Cuando Frankie hizo una pausa para untar una tostada con mantequilla, Todd se puso a contarle cómo su abuela se había ido muriendo lentamente en el dormitorio. El tío Claude solía pasar por allí todos los días para ver si ya estaba muerta y no paraba de quejarse de que por culpa del olor no iba a encontrar quien quisiera comprar la casa cuando ella ya no estuviera. Todd aguantó el tipo hasta que trató de describir lo que había sentido al exhalar ella su último y suave suspiro.
Fue la única madre que tuve —intentó decir, pero las palabras le salieron todas embrolladas y llenas de mocos.
Frankie dejó el tenedor y le tendió una servilleta del servilletero. Luego se quedó mirando por la ventana y se puso a hurgarse los dientes hasta que Todd se levantó y pagó la cuenta. Aquella noche durmieron en el coche y por la mañana temprano compraron tres botellas de Thunderbird en el Gray’s Drugstore. Esa misma tarde, borrachos y medio enfermos, ya estaban buscando un sitio donde instalarse.

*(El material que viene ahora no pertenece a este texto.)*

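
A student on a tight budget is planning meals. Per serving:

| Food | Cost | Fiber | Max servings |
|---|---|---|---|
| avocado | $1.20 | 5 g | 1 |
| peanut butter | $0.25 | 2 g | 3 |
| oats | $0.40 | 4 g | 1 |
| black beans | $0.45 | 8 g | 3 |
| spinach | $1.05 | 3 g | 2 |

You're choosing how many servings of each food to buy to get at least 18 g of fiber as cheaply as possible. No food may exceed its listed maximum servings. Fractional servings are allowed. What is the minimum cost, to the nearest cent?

Cost per g of fiber: black beans $0.0563, oats $0.1000, peanut butter $0.1250, avocado $0.2400, spinach $0.3500.
Take 2.25 servings of black beans: +18.0 g fiber for $1.01 (total $1.01, still need 0.0 g).
Greedy by cheapest-per-g is optimal for a single linear constraint, so the minimum cost is $1.01.

$1.01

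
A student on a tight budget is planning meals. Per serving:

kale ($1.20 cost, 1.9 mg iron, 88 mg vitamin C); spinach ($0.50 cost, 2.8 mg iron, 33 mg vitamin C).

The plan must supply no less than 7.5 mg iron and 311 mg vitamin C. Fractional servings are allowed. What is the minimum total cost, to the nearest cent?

$4.26

An LP optimum is at a vertex; with two nutrient constraints at most two foods are used. Check each candidate.
kale only: max(7.5/1.9, 311/88) = 3.947 servings → $4.74.
spinach only: max(7.5/2.8, 311/33) = 9.424 servings → $4.71.
kale + spinach with both tight: 3.393 servings and 0.3762 servings → $4.26.
Cheapest feasible corner: $4.26.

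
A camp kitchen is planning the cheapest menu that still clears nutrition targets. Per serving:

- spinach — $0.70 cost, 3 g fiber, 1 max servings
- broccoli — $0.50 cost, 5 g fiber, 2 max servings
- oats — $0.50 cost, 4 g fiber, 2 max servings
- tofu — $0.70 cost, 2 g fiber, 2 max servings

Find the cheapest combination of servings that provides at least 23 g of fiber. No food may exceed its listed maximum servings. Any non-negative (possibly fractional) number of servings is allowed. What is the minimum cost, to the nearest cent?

$3.40

Cost per g of fiber: broccoli $0.1000, oats $0.1250, spinach $0.2333, tofu $0.3500.
Take 2 servings of broccoli: +10.0 g fiber for $1.00 (total $1.00, still need 13.0 g).
Take 2 servings of oats: +8.0 g fiber for $1.00 (total $2.00, still need 5.0 g).
Take 1 serving of spinach: +3.0 g fiber for $0.70 (total $2.70, still need 2.0 g).
Take 1 serving of tofu: +2.0 g fiber for $0.70 (total $3.40, still need 0.0 g).
Filling from the cheapest source first is optimal under one linear minimum: $3.40.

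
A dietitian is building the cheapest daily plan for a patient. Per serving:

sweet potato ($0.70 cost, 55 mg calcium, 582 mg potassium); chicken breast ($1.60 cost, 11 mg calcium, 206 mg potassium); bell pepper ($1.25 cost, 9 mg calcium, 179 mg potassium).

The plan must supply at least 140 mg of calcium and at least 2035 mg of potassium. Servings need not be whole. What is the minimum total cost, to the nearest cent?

This is a tiny linear program; its minimum lies at a vertex of the feasible set. List the vertices and price them.
sweet potato only: max(140/55, 2035/582) = 3.497 servings → $2.45.
chicken breast only: max(140/11, 2035/206) = 12.73 servings → $20.36.
bell pepper only: max(140/9, 2035/179) = 15.56 servings → $19.44.
sweet potato + chicken breast with both tight: 1.31 servings and 6.178 servings → $10.80.
sweet potato + bell pepper with both tight: 1.464 servings and 6.608 servings → $9.29.
chicken breast + bell pepper with both targets exact would need a negative amount; discard.
The minimum over all feasible corners is $2.45.

$2.45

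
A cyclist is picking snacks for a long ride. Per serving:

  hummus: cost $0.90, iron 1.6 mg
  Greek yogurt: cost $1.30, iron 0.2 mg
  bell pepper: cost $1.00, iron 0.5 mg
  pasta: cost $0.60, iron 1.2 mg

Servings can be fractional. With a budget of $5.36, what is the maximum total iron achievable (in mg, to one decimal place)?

Iron per dollar: pasta 2, hummus 1.778, bell pepper 0.5, Greek yogurt 0.1538.
With no serving limits, spend the whole cost allowance on pasta: $5.36 / $0.60 × 1.2 mg = 10.7 mg.

10.7 mg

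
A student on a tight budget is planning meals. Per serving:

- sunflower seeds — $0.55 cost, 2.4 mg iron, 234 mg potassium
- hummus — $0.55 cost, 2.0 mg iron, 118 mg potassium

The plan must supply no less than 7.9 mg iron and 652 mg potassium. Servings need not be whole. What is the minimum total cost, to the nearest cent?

sunflower seeds only: max(7.9/2.4, 652/234) = 3.292 servings → $1.81.
hummus only: max(7.9/2.0, 652/118) = 5.525 servings → $3.04.
sunflower seeds + hummus with both tight: 2.012 servings and 1.536 servings → $1.95.
The minimum over all feasible corners is $1.81.

$1.81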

El campamento de pesca que alquilaron no tenía más que un par de cuartos mohosos y un porche con mosquiteras. Se lo sacaron barato a una vieja viuda del pueblo llamada Fletcher porque no tenía cañerías ni electricidad. Les comentó que su marido solía llevar allí a sus putas los fines de semana.
Tendría que quemar el puñetero sitio de una vez, pero necesito el dinero —les dijo mientras le daba la llave a Todd.
En un rincón de la sala grande había una cocina de carbón oxidada que en verano se llenaba de avispas negras y en invierno soltaba humo negro. Alguien había dibujado en la pared una familia entera de monigotes a tamaño real con lápices de colores. A todas las figuras descoloridas les salía sangre de la boca. Hasta el perro o el gato o lo que fuera estaba vomitando aquella cosa roja. Detrás de la casa había un viejo pozo de roca cubierto de limo verde del que pudieron sacar un cubo de agua, pero sabía a gasolina. Nunca la bebían, pero a veces Frankie disfrutaba sumergiendo en ella los pies podridos.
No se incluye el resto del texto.